YS: What is your take on compassionate capitalism?
KG: I am proud of the startup ecosystem and its founders during this pandemic. They have got together and launched the Act Fund. The Rs 100 crore fund supports innovative ideas to help us manage this crisis better. They have called for applications that can help us make masks and ventilators. Take CCAMP, for example, they have repurposed their product for testing. Some IITs are also taking major steps to fight this pandemic. Investors have put in their personal money to create a small fund to pay employee salaries for one or two months and then ease them in to other jobs. SIDBI is also creating a platform for startups.
The government is aware of the fact that we are the third largest startup ecosystem in the world; it does not want the industry to shut down and the country to stare at job losses.
This is a very challenging time for our country. Ninety percent of people are in the unorganised sector and need help. They don’t have a cushion in terms of savings, and many in the investment community and startups are helping the needy and poorin this difficult time.
I am proud of how the ecosystem has responded, and hope this pandemic will pass soon.
YS: What do you think will be the new normal after the crisis?
KG: IT Services companies have transformed, and are working from home. Behavioural changes are already happening. Now, the major question is should digital companies have own infrastructure when they can meet occasionally in a shared space.
More people will continue to work from home and I see that happening in the IT Services sector. The new normal will be that 20 percent of the workforce will always work from home on a rotational basis.
There will be appreciation of migrant labour and healthcare workers. We suddenly realised how dependent we were on migrant labour; hopefully, we have learnt a lesson on how to manage them in future emergencies.
Many startups will look at profitability in the future and must manage to conserve cash for at least 12 months. On the business side, we will be global but the political side, which believes in self sufficiency of the internal economy, has led to a major blow to globalisation. If you are self-sufficient, you don’t see the blow of the pandemic to the economy because there is a lot of consumption within. But, if our exports were huge, we would have been hurt now.
Coronavirus has also brought to the fore the fact that we need to collaborate on the healthcare side. We are sending medicines to other parts of the world.
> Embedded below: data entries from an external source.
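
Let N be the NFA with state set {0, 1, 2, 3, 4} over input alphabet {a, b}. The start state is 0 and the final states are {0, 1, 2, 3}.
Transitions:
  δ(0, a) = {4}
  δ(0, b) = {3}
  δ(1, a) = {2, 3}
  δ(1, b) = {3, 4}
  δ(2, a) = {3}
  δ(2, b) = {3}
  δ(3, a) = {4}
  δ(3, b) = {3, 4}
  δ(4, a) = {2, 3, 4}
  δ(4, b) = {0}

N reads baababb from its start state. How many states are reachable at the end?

Start: {0}
read b: {3}
read a: {4}
read a: {2, 3, 4}
read b: {0, 3, 4}
read a: {2, 3, 4}
read b: {0, 3, 4}
read b: {0, 3, 4}
Final reachable set {0, 3, 4} has 3 states.

3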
This collaboration will only increase significantly.
As a country, we are trying to increase domestic manufacturing; this is a clarion call that we need to focus on in the future.
YS: What is the role of the government during the current pandemic?
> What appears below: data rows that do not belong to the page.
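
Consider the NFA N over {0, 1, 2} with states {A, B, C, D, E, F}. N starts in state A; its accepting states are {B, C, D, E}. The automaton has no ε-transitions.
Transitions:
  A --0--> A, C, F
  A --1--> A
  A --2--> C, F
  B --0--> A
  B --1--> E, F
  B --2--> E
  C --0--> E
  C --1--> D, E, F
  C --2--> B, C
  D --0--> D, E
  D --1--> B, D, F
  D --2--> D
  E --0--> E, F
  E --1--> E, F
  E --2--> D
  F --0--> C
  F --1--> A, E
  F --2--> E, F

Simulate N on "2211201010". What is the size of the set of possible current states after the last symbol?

Start: {A}
read 2: {C, F}
read 2: {B, C, E, F}
read 1: {A, D, E, F}
read 1: {A, B, D, E, F}
read 2: {C, D, E, F}
read 0: {C, D, E, F}
read 1: {A, B, D, E, F}
read 0: {A, C, D, E, F}
read 1: {A, B, D, E, F}
read 0: {A, C, D, E, F}
Final reachable set {A, C, D, E, F} has 5 states.

5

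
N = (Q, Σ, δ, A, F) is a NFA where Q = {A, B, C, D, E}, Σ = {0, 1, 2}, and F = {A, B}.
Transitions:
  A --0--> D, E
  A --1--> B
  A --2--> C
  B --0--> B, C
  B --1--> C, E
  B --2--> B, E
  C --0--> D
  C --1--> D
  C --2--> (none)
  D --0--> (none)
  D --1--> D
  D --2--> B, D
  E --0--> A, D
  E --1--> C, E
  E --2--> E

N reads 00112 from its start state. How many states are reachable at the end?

Start: {A}
read 0: {D, E}
read 0: {A, D}
read 1: {B, D}
read 1: {C, D, E}
read 2: {B, D, E}
Final reachable set {B, D, E} has 3 states.

3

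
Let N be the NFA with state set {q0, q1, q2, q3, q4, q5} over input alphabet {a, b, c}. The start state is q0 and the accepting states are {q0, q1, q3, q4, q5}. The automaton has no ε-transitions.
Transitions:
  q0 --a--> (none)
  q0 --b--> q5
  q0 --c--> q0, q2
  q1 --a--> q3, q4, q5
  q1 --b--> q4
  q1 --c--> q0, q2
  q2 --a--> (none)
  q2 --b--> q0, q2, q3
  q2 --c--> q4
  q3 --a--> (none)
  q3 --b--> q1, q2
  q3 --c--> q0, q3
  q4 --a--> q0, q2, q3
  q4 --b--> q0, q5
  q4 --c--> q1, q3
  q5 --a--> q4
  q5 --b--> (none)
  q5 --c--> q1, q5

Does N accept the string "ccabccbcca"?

accepted

Start: {q0}
read c: {q0, q2}
read c: {q0, q2, q4}
read a: {q0, q2, q3}
read b: {q0, q1, q2, q3, q5}
read c: {q0, q1, q2, q3, q4, q5}
read c: {q0, q1, q2, q3, q4, q5}
read b: {q0, q1, q2, q3, q4, q5}
read c: {q0, q1, q2, q3, q4, q5}
read c: {q0, q1, q2, q3, q4, q5}
read a: {q0, q2, q3, q4, q5}
Reachable ∩ accepting = {q0, q3, q4, q5} — nonempty.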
KG: From startups and SMEs to MSMEs and large companies, they all need support from the government because no one knew that this pandemic would hit everyone so hard.
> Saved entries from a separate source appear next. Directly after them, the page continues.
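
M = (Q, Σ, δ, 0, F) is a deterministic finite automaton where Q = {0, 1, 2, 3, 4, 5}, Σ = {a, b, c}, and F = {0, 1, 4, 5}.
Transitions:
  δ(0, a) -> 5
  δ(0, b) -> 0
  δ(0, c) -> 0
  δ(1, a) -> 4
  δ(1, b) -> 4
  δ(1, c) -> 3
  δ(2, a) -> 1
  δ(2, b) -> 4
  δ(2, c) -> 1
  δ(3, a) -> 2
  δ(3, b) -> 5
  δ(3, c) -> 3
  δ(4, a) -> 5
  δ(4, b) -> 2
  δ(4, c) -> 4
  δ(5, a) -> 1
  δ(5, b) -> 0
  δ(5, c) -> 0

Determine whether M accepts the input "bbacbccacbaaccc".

rejected

0 --b--> 0
0 --b--> 0
0 --a--> 5
5 --c--> 0
0 --b--> 0
0 --c--> 0
0 --c--> 0
0 --a--> 5
5 --c--> 0
0 --b--> 0
0 --a--> 5
5 --a--> 1
1 --c--> 3
3 --c--> 3
3 --c--> 3
End in state 3, which is not an accepting state.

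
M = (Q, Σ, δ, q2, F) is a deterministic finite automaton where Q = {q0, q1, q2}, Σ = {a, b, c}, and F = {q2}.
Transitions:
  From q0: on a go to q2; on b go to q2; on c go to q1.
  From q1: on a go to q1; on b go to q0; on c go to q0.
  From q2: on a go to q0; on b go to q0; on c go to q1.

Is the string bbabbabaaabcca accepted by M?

q2 --b--> q0
q0 --b--> q2
q2 --a--> q0
q0 --b--> q2
q2 --b--> q0
q0 --a--> q2
q2 --b--> q0
q0 --a--> q2
q2 --a--> q0
q0 --a--> q2
q2 --b--> q0
q0 --c--> q1
q1 --c--> q0
q0 --a--> q2
End in state q2, which is an accepting state.

accepted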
People in the unorganised sector will be supported under the direct beneficiary transfer schemes. Similarly, the government should help businesses as they create products and services for society to consume.
Many industry bodies are in talks with the government and have apprised them about the economic turmoil that will ensue. Many countries have spent 10 to 15 percent of their GDP on supporting society and industry. India has spent only one percent of the GDP so far and it is not enough to fight the crisis. We should take it to 10 percent.
The CII has set up multiple task forces and I chair the organisation’s startup committee. There is constant communication with the government and hopefully they support us more.
YS: You have helped the sciences in your personal capacity. How do you view scientific research going forward?
KG: We need to increase our spending on modern medical research, including DNA and gene sequencing. For example, is the virus spreading in India different, is it mutating, can we look at the response of different treatments within our country? We need to strengthen our research and invest in the right things.